Byrd et al. describe how a microRNA (miRNA) fine-tunes a cell's response to ER stress.
When stressful conditions disrupt the ER's normal function, the cell activates an unfolded protein response (UPR) that restores the organelle's ability to fold and export proteins to the secretory pathway. The transcription factor XBP1 is a key component of the UPR that boosts ER capacity and cell survival by upregulating factors such as molecular chaperones and vesicle transport proteins. XBP1 itself is regulated by alternative UPR-mediated splicing of its mRNA, but Byrd et al. wondered whether expression of the transcription factor might also be controlled by miRNAs.
The researchers identified an miRNA called miR-30c-2* that targets the 3′-untranslated region of the XBP1 mRNA. miR-30c-2* was induced in cells subjected to ER stress. Its upregulation depended on the protein kinase PERK (another key component of the UPR), which drove miR-30c-2* production by activating the transcription factor NF-κB. Overexpressing miR-30c-2* reduced the levels of XBP1 and its target genes in stressed cells, whereas blocking miR-30c-2* activity had the opposite effect, boosting XBP1 levels and promoting cell survival.

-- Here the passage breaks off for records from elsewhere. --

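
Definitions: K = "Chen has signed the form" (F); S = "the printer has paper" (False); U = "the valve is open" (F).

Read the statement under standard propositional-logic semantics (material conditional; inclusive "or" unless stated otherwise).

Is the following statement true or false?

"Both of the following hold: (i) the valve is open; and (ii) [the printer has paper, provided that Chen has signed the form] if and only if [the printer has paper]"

The statement is false.

Parsed as U & ((K -> S) <-> S)

K -> S = F -> F = T
(K -> S) <-> S = T <-> F = F
U & ((K -> S) <-> S) = F & F = F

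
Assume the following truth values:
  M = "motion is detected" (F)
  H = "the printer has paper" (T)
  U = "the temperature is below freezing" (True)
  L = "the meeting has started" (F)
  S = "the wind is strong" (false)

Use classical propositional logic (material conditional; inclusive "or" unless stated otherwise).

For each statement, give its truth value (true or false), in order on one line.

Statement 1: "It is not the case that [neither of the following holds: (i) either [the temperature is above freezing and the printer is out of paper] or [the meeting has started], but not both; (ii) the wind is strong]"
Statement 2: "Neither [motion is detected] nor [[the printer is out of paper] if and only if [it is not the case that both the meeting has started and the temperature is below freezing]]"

Statement 1: Parsed as not (((not U and not H) xor L) nor S)

not U = not True = False
not H = not True = False
not U and not H = False and False = False
(not U and not H) xor L = False xor False = False
((not U and not H) xor L) nor S = False nor False = True
not (((not U and not H) xor L) nor S) = not True = False
Hence Statement 1 is false.

Statement 2: This is M nor (not H iff (L nand U)).

not H = not True = False
L nand U = False nand True = True
not H iff (L nand U) = False iff True = False
M nor (not H iff (L nand U)) = False nor False = True
Hence Statement 2 is true.

Statement 1 false / Statement 2 true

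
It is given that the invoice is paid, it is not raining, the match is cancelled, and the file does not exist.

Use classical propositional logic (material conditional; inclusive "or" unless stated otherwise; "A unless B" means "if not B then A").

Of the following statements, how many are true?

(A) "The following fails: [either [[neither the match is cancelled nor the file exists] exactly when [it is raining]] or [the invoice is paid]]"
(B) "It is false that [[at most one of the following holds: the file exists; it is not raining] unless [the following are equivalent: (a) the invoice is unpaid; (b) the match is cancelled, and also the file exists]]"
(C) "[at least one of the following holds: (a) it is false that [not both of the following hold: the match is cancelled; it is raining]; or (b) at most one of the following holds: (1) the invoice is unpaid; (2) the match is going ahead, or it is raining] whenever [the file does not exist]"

1

Let R = "the match is cancelled" (T), S = "the file exists" (F), Q = "it is raining" (F), P = "the invoice is paid" (T).

(A): In symbols: ¬(((R ↓ S) ↔ Q) ∨ P)

R ↓ S = T ↓ F = F
(R ↓ S) ↔ Q = F ↔ F = T
((R ↓ S) ↔ Q) ∨ P = T ∨ T = T
¬(((R ↓ S) ↔ Q) ∨ P) = ¬T = F
So (A) is false.

(B): Formalization: ¬((S ↑ ¬Q) ∨ (¬P ↔ (R ∧ S)))

¬Q = ¬F = T
S ↑ ¬Q = F ↑ T = T
¬P = ¬T = F
R ∧ S = T ∧ F = F
¬P ↔ (R ∧ S) = F ↔ F = T
(S ↑ ¬Q) ∨ (¬P ↔ (R ∧ S)) = T ∨ T = T
¬((S ↑ ¬Q) ∨ (¬P ↔ (R ∧ S))) = ¬T = F
So (B) is false.

(C): Formalization: ¬S → (¬(R ↑ Q) ∨ (¬P ↑ (¬R ∨ Q)))

¬S = ¬F = T
R ↑ Q = T ↑ F = T
¬(R ↑ Q) = ¬T = F
¬P = ¬T = F
¬R = ¬T = F
¬R ∨ Q = F ∨ F = F
¬P ↑ (¬R ∨ Q) = F ↑ F = T
¬(R ↑ Q) ∨ (¬P ↑ (¬R ∨ Q)) = F ∨ T = T
¬S → (¬(R ↑ Q) ∨ (¬P ↑ (¬R ∨ Q))) = T → T = T
Hence (C) is true.

1 of the 3 statements is true ((C)).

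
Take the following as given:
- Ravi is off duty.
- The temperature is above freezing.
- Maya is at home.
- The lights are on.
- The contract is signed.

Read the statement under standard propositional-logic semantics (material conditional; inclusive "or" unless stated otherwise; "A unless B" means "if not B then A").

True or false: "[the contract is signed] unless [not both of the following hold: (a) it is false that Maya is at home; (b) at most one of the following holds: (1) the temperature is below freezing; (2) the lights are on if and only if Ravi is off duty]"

Let U = "the contract is signed" (True), R = "Maya is at home" (True), Q = "the temperature is below freezing" (False), S = "the lights are on" (True), P = "Ravi is on call" (False).
Formalization: U or (not R nand (Q nand (S iff not P)))

not R = not True = False
not P = not False = True
S iff not P = True iff True = True
Q nand (S iff not P) = False nand True = True
not R nand (Q nand (S iff not P)) = False nand True = True
U or (not R nand (Q nand (S iff not P))) = True or True = True

The statement is true.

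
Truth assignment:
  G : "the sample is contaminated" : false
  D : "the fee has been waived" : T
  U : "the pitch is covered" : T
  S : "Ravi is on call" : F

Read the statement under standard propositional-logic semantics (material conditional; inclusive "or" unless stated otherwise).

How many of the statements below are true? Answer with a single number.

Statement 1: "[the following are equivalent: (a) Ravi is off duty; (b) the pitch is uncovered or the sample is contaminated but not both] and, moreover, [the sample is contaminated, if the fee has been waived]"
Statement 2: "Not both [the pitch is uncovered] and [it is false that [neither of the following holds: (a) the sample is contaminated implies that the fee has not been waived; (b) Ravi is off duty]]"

1

Statement 1: In symbols: (not S iff (not U xor G)) and (D -> G)

not S = not False = True
not U = not True = False
not U xor G = False xor False = False
not S iff (not U xor G) = True iff False = False
D -> G = True -> False = False
(not S iff (not U xor G)) and (D -> G) = False and False = False
Thus Statement 1 is false.

Statement 2: This is not U nand not ((G -> not D) nor not S).

not U = not True = False
not D = not True = False
G -> not D = False -> False = True
not S = not False = True
(G -> not D) nor not S = True nor True = False
not ((G -> not D) nor not S) = not False = True
not U nand not ((G -> not D) nor not S) = False nand True = True
So Statement 2 is true.

1 of the 2 statements is true (Statement 2).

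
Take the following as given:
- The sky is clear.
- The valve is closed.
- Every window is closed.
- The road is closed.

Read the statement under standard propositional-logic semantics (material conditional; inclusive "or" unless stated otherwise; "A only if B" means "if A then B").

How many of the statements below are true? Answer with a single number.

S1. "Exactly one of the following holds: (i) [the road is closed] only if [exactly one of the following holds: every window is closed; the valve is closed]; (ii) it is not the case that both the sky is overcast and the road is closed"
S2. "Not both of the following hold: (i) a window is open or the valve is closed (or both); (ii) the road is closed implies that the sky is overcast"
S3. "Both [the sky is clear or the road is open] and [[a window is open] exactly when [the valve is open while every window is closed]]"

Let Q = "the road is closed" (T), W = "a window is open" (F), N = "the valve is open" (F), V = "the sky is overcast" (F).

S1: This is (Q → (¬W ⊕ ¬N)) ⊕ (V ↑ Q).

¬W = ¬F = T
¬N = ¬F = T
¬W ⊕ ¬N = T ⊕ T = F
Q → (¬W ⊕ ¬N) = T → F = F
V ↑ Q = F ↑ T = T
(Q → (¬W ⊕ ¬N)) ⊕ (V ↑ Q) = F ⊕ T = T
Thus S1 is true.

S2: This is (W ∨ ¬N) ↑ (Q → V).

¬N = ¬F = T
W ∨ ¬N = F ∨ T = T
Q → V = T → F = F
(W ∨ ¬N) ↑ (Q → V) = T ↑ F = T
So S2 is true.

S3: This is (¬V ∨ ¬Q) ∧ (W ↔ (N ∧ ¬W)).

¬V = ¬F = T
¬Q = ¬T = F
¬V ∨ ¬Q = T ∨ F = T
¬W = ¬F = T
N ∧ ¬W = F ∧ T = F
W ↔ (N ∧ ¬W) = F ↔ F = T
(¬V ∨ ¬Q) ∧ (W ↔ (N ∧ ¬W)) = T ∧ T = T
So S3 is true.

Count: 3.

3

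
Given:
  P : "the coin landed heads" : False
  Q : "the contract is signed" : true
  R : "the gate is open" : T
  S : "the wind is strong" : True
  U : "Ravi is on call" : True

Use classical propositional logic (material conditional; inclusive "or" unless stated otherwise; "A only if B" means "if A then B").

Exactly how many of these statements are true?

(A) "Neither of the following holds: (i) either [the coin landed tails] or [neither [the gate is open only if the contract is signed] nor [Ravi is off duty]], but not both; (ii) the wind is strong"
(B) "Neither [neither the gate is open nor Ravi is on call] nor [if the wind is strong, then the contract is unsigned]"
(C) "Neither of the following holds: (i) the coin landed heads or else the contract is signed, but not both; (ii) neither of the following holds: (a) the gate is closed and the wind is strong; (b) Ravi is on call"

1

(A): This is (~P xor ((R -> Q) nor ~U)) nor S.

~P = ~F = T
R -> Q = T -> T = T
~U = ~T = F
(R -> Q) nor ~U = T nor F = F
~P xor ((R -> Q) nor ~U) = T xor F = T
(~P xor ((R -> Q) nor ~U)) nor S = T nor T = F
Thus (A) is false.

(B): Formalization: (R nor U) nor (S -> ~Q)

R nor U = T nor T = F
~Q = ~T = F
S -> ~Q = T -> F = F
(R nor U) nor (S -> ~Q) = F nor F = T
Thus (B) is true.

(C): This is (P xor Q) nor ((~R & S) nor U).

P xor Q = F xor T = T
~R = ~T = F
~R & S = F & T = F
(~R & S) nor U = F nor T = F
(P xor Q) nor ((~R & S) nor U) = T nor F = F
So (C) is false.

True statements: 1 ((B)).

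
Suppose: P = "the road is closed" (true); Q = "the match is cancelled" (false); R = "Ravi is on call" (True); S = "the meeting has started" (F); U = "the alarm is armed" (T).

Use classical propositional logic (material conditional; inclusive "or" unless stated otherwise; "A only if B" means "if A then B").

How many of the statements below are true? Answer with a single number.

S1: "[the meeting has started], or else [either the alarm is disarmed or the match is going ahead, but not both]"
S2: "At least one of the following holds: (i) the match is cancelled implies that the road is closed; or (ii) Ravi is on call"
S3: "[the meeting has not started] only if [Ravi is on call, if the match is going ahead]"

3

S1: In symbols: S or (not U xor not Q)

not U = not True = False
not Q = not False = True
not U xor not Q = False xor True = True
S or (not U xor not Q) = False or True = True
So S1 is true.

S2: This is (Q -> P) or R.

Q -> P = False -> True = True
(Q -> P) or R = True or True = True
Hence S2 is true.

S3: Formalization: not S -> (not Q -> R)

not S = not False = True
not Q = not False = True
not Q -> R = True -> True = True
not S -> (not Q -> R) = True -> True = True
So S3 is true.

Count: 3.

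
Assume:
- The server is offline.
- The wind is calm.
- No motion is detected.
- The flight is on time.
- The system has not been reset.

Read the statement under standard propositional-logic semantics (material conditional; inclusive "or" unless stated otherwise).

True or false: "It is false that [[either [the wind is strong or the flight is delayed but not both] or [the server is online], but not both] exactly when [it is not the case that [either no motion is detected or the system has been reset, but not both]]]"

False.

Let Q = "the wind is strong" (F), S = "the flight is delayed" (F), P = "the server is online" (F), R = "motion is detected" (F), U = "the system has been reset" (F).
Formalization: ~(((Q xor S) xor P) <-> ~(~R xor U))

Q xor S = F xor F = F
(Q xor S) xor P = F xor F = F
~R = ~F = T
~R xor U = T xor F = T
~(~R xor U) = ~T = F
((Q xor S) xor P) <-> ~(~R xor U) = F <-> F = T
~(((Q xor S) xor P) <-> ~(~R xor U)) = ~T = F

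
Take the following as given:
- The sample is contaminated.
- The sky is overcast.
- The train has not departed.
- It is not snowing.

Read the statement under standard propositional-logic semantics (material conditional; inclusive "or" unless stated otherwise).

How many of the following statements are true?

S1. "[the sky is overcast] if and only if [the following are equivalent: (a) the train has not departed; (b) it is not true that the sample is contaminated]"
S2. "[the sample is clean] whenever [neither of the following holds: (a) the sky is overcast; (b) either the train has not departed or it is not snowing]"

Let Q = "the sky is overcast" (T), R = "the train has departed" (F), M = "the sample is contaminated" (T), D = "it is snowing" (F).

S1: This is Q <-> (~R <-> ~M).

~R = ~F = T
~M = ~T = F
~R <-> ~M = T <-> F = F
Q <-> (~R <-> ~M) = T <-> F = F
Hence S1 is false.

S2: In symbols: (Q nor (~R | ~D)) -> ~M

~R = ~F = T
~D = ~F = T
~R | ~D = T | T = T
Q nor (~R | ~D) = T nor T = F
~M = ~T = F
(Q nor (~R | ~D)) -> ~M = F -> F = T
So S2 is true.

Count: 1.

1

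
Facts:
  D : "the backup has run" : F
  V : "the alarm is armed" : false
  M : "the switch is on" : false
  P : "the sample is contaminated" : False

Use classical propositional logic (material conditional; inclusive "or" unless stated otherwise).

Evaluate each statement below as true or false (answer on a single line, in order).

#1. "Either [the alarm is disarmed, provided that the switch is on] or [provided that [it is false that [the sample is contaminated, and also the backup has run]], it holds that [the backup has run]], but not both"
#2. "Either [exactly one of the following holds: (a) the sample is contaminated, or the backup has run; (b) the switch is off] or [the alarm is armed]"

#1: This is (M → ¬V) ⊕ (¬(P ∧ D) → D).

¬V = ¬F = T
M → ¬V = F → T = T
P ∧ D = F ∧ F = F
¬(P ∧ D) = ¬F = T
¬(P ∧ D) → D = T → F = F
(M → ¬V) ⊕ (¬(P ∧ D) → D) = T ⊕ F = T
So #1 is true.

#2: Formalization: ((P ∨ D) ⊕ ¬M) ∨ V

P ∨ D = F ∨ F = F
¬M = ¬F = T
(P ∨ D) ⊕ ¬M = F ⊕ T = T
((P ∨ D) ⊕ ¬M) ∨ V = T ∨ F = T
So #2 is true.

#1 True, #2 True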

Senior author Joseph Brewer thinks that miR-30c-2* helps prevent XBP1 from becoming overly active during the UPR. In some cases, it may be better for stressed cells to die instead of struggling to adapt to limited ER function. Brewer now wants to investigate whether NF-κB also regulates miR-30c-2* and XBP1 downstream of other signals, such as the pathways that upregulate B cells’ secretory capacity when they differentiate into plasma cells.